Cinema/"Radio Freccia" e "I colori della vittoria"

Paola Casella

 

 

RADIO FRECCIA, scritto e diretto da Luciano Ligabue, interpretato da Stefano Accorsi, Alessio Modica, Serena Grandi, Francesco Guccini, Vito

Radio Freccia e' gia' tutto contenuto in una delle sue battute iniziali: <<C'e' un momento in cui ti arrendi, poi smette di farti senso>>. Si parla della morte di Ivan Benassi, detto Freccia (Stefano Accorsi), cane sciolto di provincia (quella emiliana dove e' cresciuto Ligabue), ma anche della vita, che non e' come un film, come ripete il matto del paese che evidentemente tanto matto non e'.

Radio Freccia e' la storia di un gruppo di adolescenti "born in the Sixties" che non vogliono crescere perche' crescere significa arrendersi, rassegnarsi ad una vita qualunque, o a un ruolo di macchietta del paese, che fanno ridere solo se speri ancora di non diventare come loro.

Anche la stazione radio del titolo, di quelle primi anni Settanta e quindi "libere veramente", si rifiuta di crescere: e infatti verra' cancellata dalle frequenze un minuto prima di compiere 18 anni, quando ancora ti puoi fidare di lei, perche' non ha ancora dovuto soccombere alle leggi del commercio e del senso comune.

E siccome Radio Freccia e' un film adolescenziale gli si perdona quasi tutto, dalla regia artigianale e piena di narcisistici esperimenti creativi alla sceneggiatura un po' scolastica e tanto gia' vista, fino alla recitazione inesperta degli interpreti, fra cui spicca per commovente credibilita' Enrico Salimberni nei panni di Tito, il capellone che colleziona rifiuti dal mondo (Guccini, ahime', si distingue per laconicita' espressiva).

Le atmosfere invece sono giuste, i dettagli generazionali azzeccati (solo lo stronzetto del gruppo poteva ascoltare i Pink Floyd), la caratterizzazione della vita fuori e dentro il borgo, dove la 180 non ha mai fatto presa, abbastanza attendibile.

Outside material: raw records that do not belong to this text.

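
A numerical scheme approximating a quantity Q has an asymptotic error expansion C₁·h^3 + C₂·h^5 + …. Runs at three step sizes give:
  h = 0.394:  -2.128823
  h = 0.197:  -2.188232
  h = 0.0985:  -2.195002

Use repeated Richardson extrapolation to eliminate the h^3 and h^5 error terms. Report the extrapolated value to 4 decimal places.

-2.1959

First eliminate the h^3 term (factor 2^3 = 8):
  B₁ = (8·(-2.188232) − (-2.128823))/7 = -2.196719
  B₂ = (8·(-2.195002) − (-2.188232))/7 = -2.195969
Then eliminate the h^5 term (factor 2^5 = 32):
  (32·(-2.195969) − (-2.196719))/31 = -2.195945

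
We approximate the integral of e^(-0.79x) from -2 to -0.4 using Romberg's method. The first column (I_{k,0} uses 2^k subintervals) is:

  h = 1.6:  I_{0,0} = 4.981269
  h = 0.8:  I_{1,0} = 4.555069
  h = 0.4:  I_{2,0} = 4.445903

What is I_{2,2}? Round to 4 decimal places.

4.4093

I_{1,1} = 4.555069 + (4.555069 − 4.981269)/3 = 4.413002
I_{2,1} = (4·4.445903 − 4.555069) / 3 = 4.409514
I_{2,2} = 4.409514 + (4.409514 − 4.413002)/15 = 4.409281
(Column j=1 coincides with Simpson's rule on the same nodes.)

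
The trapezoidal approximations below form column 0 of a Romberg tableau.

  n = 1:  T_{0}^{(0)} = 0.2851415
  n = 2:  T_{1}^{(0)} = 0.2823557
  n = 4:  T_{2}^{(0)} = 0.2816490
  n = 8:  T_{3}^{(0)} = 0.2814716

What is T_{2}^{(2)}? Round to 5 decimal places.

Richardson extrapolation on the trapezoidal column (denominator 4−1=3):
T_{1}^{(1)} = (4·0.2823557 − 0.2851415) / 3 = 0.2814271
T_{2}^{(1)} = (4·0.2816490 − 0.2823557) / 3 = 0.2814134
T_{2}^{(2)} = 0.2814134 + (0.2814134 − 0.2814271)/15 = 0.2814125

0.28141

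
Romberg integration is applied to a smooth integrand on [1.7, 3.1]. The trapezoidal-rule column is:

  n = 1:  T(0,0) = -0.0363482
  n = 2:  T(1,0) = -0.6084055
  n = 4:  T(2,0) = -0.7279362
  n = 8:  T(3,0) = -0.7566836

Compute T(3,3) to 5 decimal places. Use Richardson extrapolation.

-0.76617

T(1,1) = (4·(-0.6084055) − (-0.0363482)) / 3 = -0.7990913
T(2,1) = -0.7279362 + (-0.7279362 − (-0.6084055))/3 = -0.7677798
T(3,1) = (4·(-0.7566836) − (-0.7279362)) / 3 = -0.7662661
T(2,2) = -0.7677798 + (-0.7677798 − (-0.7990913))/15 = -0.7656924
T(3,2) = -0.7662661 + (-0.7662661 − (-0.7677798))/15 = -0.7661652
T(3,3) = -0.7661652 + (-0.7661652 − (-0.7656924))/63 = -0.7661727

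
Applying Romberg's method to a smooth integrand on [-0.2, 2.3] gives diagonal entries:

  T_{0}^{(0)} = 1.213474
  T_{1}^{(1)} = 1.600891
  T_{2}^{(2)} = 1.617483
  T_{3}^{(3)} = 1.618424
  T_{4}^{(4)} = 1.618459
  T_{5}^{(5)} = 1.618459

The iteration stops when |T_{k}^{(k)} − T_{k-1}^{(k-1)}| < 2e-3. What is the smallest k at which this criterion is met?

k = 3

|T_{1}^{(1)} − T_{0}^{(0)}| = 0.387417 ≥ 2e-3
|T_{2}^{(2)} − T_{1}^{(1)}| = 0.016592 ≥ 2e-3
|T_{3}^{(3)} − T_{2}^{(2)}| = 0.000941 < 2e-3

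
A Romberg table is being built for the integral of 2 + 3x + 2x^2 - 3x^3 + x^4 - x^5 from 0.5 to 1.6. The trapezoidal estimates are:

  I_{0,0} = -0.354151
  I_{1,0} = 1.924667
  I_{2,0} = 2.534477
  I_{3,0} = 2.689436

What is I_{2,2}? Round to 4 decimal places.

Richardson extrapolation on the trapezoidal column (denominator 4−1=3):
I_{1,1} = 1.924667 + (1.924667 − (-0.354151))/3 = 2.684273
I_{2,1} = (4·2.534477 − 1.924667) / 3 = 2.737747
I_{2,2} = (16·2.737747 − 2.684273) / 15 = 2.741312

2.7413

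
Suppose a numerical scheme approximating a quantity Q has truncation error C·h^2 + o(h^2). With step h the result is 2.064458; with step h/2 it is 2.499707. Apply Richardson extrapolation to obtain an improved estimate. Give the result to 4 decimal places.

The leading error scales as h^2; refining by a factor of 2 reduces it by 2^2 = 4.
Extrapolated value = (4·A(h/2) − A(h)) / (4 − 1)
= (4·2.499707 − 2.064458) / 3
= 7.934370 / 3 = 2.644790

2.6448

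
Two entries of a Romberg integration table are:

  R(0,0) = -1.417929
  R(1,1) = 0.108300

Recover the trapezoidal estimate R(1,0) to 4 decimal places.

From R(1,1) = (4·R(1,0) − R(0,0))/3, solve for R(1,0):
4·R(1,0) = 3·0.108300 + (-1.417929) = -1.093029
R(1,0) = -0.273257

-0.2733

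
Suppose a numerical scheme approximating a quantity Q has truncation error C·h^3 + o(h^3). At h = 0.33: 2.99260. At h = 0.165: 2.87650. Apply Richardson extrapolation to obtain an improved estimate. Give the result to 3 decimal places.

Extrapolated value = (8·A(h/2) − A(h)) / (8 − 1)
= (8·2.87650 − 2.99260) / 7
= 20.01940 / 7 = 2.85991

2.860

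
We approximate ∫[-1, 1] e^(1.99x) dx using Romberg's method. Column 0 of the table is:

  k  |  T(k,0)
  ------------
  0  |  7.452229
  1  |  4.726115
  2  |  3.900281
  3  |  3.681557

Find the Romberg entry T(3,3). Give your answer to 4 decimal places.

T(1,1) = 4.726115 + (4.726115 − 7.452229)/3 = 3.817410
T(2,1) = 3.900281 + (3.900281 − 4.726115)/3 = 3.625003
T(3,1) = (4·3.681557 − 3.900281) / 3 = 3.608649
T(2,2) = 3.625003 + (3.625003 − 3.817410)/15 = 3.612176
T(3,2) = 3.608649 + (3.608649 − 3.625003)/15 = 3.607559
T(3,3) = (64·3.607559 − 3.612176) / 63 = 3.607486

3.6075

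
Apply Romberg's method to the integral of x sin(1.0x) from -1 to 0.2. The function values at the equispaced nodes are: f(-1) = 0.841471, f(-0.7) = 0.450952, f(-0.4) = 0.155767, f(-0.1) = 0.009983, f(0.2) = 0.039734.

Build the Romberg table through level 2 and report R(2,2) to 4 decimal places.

R(0,0) (trapezoid, 1 panel, h=1.2000): 0.528723
R(1,0) (trapezoid, 2 panels, h=0.6000): 0.357822
R(2,0) (trapezoid, 4 panels, h=0.3000): 0.317191
R(1,1) = 0.357822 + (0.357822 − 0.528723)/3 = 0.300855
R(2,1) = 0.317191 + (0.317191 − 0.357822)/3 = 0.303647
R(2,2) = 0.303647 + (0.303647 − 0.300855)/15 = 0.303833

0.3038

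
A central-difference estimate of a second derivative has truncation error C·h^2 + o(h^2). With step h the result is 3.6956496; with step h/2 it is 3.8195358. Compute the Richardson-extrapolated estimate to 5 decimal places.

3.86083

The leading error scales as h^2; refining by a factor of 2 reduces it by 2^2 = 4.
Extrapolated value = (4·A(h/2) − A(h)) / (4 − 1)
= (4·3.8195358 − 3.6956496) / 3
= 11.5824936 / 3 = 3.8608312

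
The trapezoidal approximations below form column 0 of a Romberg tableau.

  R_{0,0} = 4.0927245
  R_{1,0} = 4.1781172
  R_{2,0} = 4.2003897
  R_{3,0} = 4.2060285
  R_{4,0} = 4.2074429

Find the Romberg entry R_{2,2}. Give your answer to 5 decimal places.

4.20790

R_{1,1} = 4.1781172 + (4.1781172 − 4.0927245)/3 = 4.2065814
R_{2,1} = (4·4.2003897 − 4.1781172) / 3 = 4.2078139
R_{2,2} = 4.2078139 + (4.2078139 − 4.2065814)/15 = 4.2078961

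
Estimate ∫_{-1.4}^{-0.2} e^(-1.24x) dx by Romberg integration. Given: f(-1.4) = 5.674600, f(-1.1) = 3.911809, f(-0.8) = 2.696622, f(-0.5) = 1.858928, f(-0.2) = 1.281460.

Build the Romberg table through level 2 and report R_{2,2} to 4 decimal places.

3.5429

R_{0,0} (trapezoid, 1 panel, h=1.2000): 4.173636
R_{1,0} (trapezoid, 2 panels, h=0.6000): 3.704791
R_{2,0} (trapezoid, 4 panels, h=0.3000): 3.583617
R_{1,1} = 3.704791 + (3.704791 − 4.173636)/3 = 3.548509
R_{2,1} = 3.583617 + (3.583617 − 3.704791)/3 = 3.543226
R_{2,2} = 3.543226 + (3.543226 − 3.548509)/15 = 3.542874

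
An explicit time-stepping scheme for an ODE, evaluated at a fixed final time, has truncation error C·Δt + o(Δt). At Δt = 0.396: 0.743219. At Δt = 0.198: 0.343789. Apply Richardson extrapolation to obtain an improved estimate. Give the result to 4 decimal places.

Extrapolated value = (2·A(Δt/2) − A(Δt)) / (2 − 1)
= (2·0.343789 − 0.743219) / 1
= -0.055641 / 1 = -0.055641

-0.0556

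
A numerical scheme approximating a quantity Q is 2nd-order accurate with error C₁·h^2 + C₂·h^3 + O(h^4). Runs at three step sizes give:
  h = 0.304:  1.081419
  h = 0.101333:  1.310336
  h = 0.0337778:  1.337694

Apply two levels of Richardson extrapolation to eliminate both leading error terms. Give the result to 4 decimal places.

1.3412

First eliminate the h^2 term (factor 3^2 = 9):
  B₁ = (9·1.310336 − 1.081419)/8 = 1.338951
  B₂ = (9·1.337694 − 1.310336)/8 = 1.341114
Then eliminate the h^3 term (factor 3^3 = 27):
  (27·1.341114 − 1.338951)/26 = 1.341197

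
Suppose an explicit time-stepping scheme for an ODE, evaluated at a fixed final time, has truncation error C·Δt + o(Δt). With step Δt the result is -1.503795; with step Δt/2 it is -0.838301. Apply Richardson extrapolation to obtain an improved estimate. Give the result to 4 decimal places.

-0.1728

The leading error scales as Δt; refining by a factor of 2 reduces it by 2^1 = 2.
Extrapolated value = (2·A(Δt/2) − A(Δt)) / (2 − 1)
= (2·(-0.838301) − (-1.503795)) / 1
= -0.172807 / 1 = -0.172807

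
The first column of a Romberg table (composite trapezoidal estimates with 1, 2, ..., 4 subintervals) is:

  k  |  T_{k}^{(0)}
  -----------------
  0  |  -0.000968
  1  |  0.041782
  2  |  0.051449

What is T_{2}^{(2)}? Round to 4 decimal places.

0.0546

T_{1}^{(1)} = 0.041782 + (0.041782 − (-0.000968))/3 = 0.056032
T_{2}^{(1)} = (4·0.051449 − 0.041782) / 3 = 0.054671
T_{2}^{(2)} = 0.054671 + (0.054671 − 0.056032)/15 = 0.054580
(Column j=1 coincides with Simpson's rule on the same nodes.)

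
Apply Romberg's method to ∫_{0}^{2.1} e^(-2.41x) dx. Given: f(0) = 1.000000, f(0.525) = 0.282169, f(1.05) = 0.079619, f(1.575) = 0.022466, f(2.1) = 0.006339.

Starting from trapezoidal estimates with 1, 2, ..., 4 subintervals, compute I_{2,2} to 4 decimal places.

I_{0,0} (trapezoid, 1 panel, h=2.1000): 1.056656
I_{1,0} (trapezoid, 2 panels, h=1.0500): 0.611928
I_{2,0} (trapezoid, 4 panels, h=0.5250): 0.465897
I_{1,1} = 0.611928 + (0.611928 − 1.056656)/3 = 0.463685
I_{2,1} = 0.465897 + (0.465897 − 0.611928)/3 = 0.417220
I_{2,2} = 0.417220 + (0.417220 − 0.463685)/15 = 0.414122

0.4141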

In platea "passano" l'umidita' della cittadina affogata nella nebbia dei ricordi, il calore del bar, la precaria intimita' fra gli amici, la solitudine di Freccia. Ora dei titoli di coda, ci si accorge di essere stati presi nella rete per quasi due ore, e la sigla finale, cantata da Ligabue, da' la stoccata finale.